Lynemandy is a 28 year old woman from Haiti, who is studying for a business degree at a local university. She lives with her parents in a neighborhood of Port-au-Prince. Lynemandy has a cardiac condition called rheumatic mitral regurgitation, which is a result of a bout of rheumatic fever that she suffered as a child. One of the four valves in her heart was severely damaged as a result of this illness, and in 2018, Lynemandy underwent surgery to repair the damaged valve. The valve functioned well for four years, but now it needs to be replaced so she can live healthy in the future. The care she needs is unfortunately not available within Haiti, so Lynemandy will need to travel to undergo cardiac surgery in the United States on November 17th. Her surgery, during which a new valve will be implanted, is being funded by Baylor Scott & White Heart Hospital. Now Lynemandy and her family need to raise $1,500 to cover the costs of pre and post operative treatment, and for the social workers from our medical partner, Haiti Cardiac Alliance, who will accompany Lynemandy when she travels to the United States. Lynemandy said: "I am very grateful to everyone who is working so hard to keep me alive and healthy."

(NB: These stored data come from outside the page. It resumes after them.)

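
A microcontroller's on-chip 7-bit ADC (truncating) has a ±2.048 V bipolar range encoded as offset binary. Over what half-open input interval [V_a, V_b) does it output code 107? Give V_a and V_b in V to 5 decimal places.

LSB = 4.096/2^7 = 32.000 mV.
V_a = V_low + 107·LSB = 1.376 V; V_b = V_low + 108·LSB = 1.408 V.

[1.37600 V, 1.40800 V)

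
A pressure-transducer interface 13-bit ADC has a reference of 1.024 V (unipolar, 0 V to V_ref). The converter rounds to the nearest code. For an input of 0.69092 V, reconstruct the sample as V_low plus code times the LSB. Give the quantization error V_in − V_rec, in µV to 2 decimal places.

45.00 µV

LSB = 1.024/2^13 = 125.00 µV.
(0.69092 − 0)/0.000125 = 5527.3600; round gives code 5527.
V_rec = 0 + 5527·0.000125 = 0.690875 V.
Error = 0.69092 − 0.690875 = 4.5e-05 V = 45.00 µV.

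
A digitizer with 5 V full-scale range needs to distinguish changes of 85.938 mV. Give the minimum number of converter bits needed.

Number of steps required ≥ 5 V / 85.938 mV = 58.18.
Need 2^N ≥ 58.18; 2^5 = 32, 2^6 = 64.
Minimum N = 6.

6 bits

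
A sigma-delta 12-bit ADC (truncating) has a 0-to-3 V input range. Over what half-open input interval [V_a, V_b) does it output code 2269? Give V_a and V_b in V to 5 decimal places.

LSB = 3/2^12 = 0.732 mV.
V_a = V_low + 2269·LSB = 1.66187 V; V_b = V_low + 2270·LSB = 1.6626 V.

[1.66187 V, 1.66260 V)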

Nicholaus is a young boy from a family of five living in Tanzania. His parents are local farmers who practice subsistence farming. They try to provide for the family, but it has been hard for them to provide the basic needs. They sometimes live on one meal a day, and shared that buying clothes for their children is difficult. When Nicholaus was two years old, he fell into a pit of hot ashes, burning his right hand. The parents applied honey on the wound and left it to heal. They got rid of the open wound, but it left the boy with a burn scar contracture on his right hand. They live in a remote area where it is hard to access social services like medical care. The contractures tighten the area around the burn, and it is now hard for him to move the hand especially around the wrist and part of the fingers. Nicholaus' parents have tried seeking professional medical opinion for their son before, but have not been able to afford the recommended treatment. When they heard about Friends of the Plaster House (ALMC), they were hopeful, and travelled over 600 km to seek assistance for their son. Fortunately, our medical partner, African Mission Healthcare Foundation, is helping Nicholaus receive treatment. On October 12th, surgeons at their care center will perform a burn contracture release surgery to help him move his hand easily. Now, he needs help to fund this $874 procedure. Nicholaus’s mother says “We left home with hope that when he comes back, his hand will be okay."